Some key findings from the report:
- Coverage expansions from the Affordable Care Act (ACA) led to
nationwide improvements in coverage and access to care.
- The ACA also led to historic reductions in racial disparities
in coverage and access since 2014. This is true across most states, and
especially those that have expanded Medicaid.

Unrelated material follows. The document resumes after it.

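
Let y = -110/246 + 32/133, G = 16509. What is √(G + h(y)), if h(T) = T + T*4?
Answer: 2*√1104452675781/16359 ≈ 128.48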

However substantial gaps
between people of color and whites remain across all regions and income
levels.
- According to the U.S. Census Bureau’s American Community
Survey, the U.S. working-age adult uninsured rate fell from 20.4 percent
in 2013, just before the law’s main provisions took effect, to 12.4
percent in 2018.This improvement occurred between 2013 and 2016; since
then, the rate has risen slightly.
- The uninsured rate for black adults dropped from 24.4 percent
in 2013 to 14.4 percent in 2018.
- The rate for Hispanic adults decreased from 40.2 percent in
2013 to 24.9 percent in 2018.
“That can be linked in part to congressional inaction: there has
been no federal legislation since 2010 to enhance or reinforce the ACA. At the
same time, recent legislation and executive actions have negatively affected
Americans’ coverage and access to care, including: the repeal of the individual
mandate penalty for not having health insurance; substantial reductions in
funding for outreach and enrollment assistance for people who may be eligible
for marketplace or Medicaid coverage; and the loosening of restrictions on
health plans that don’t comply with the ACA’s rules.”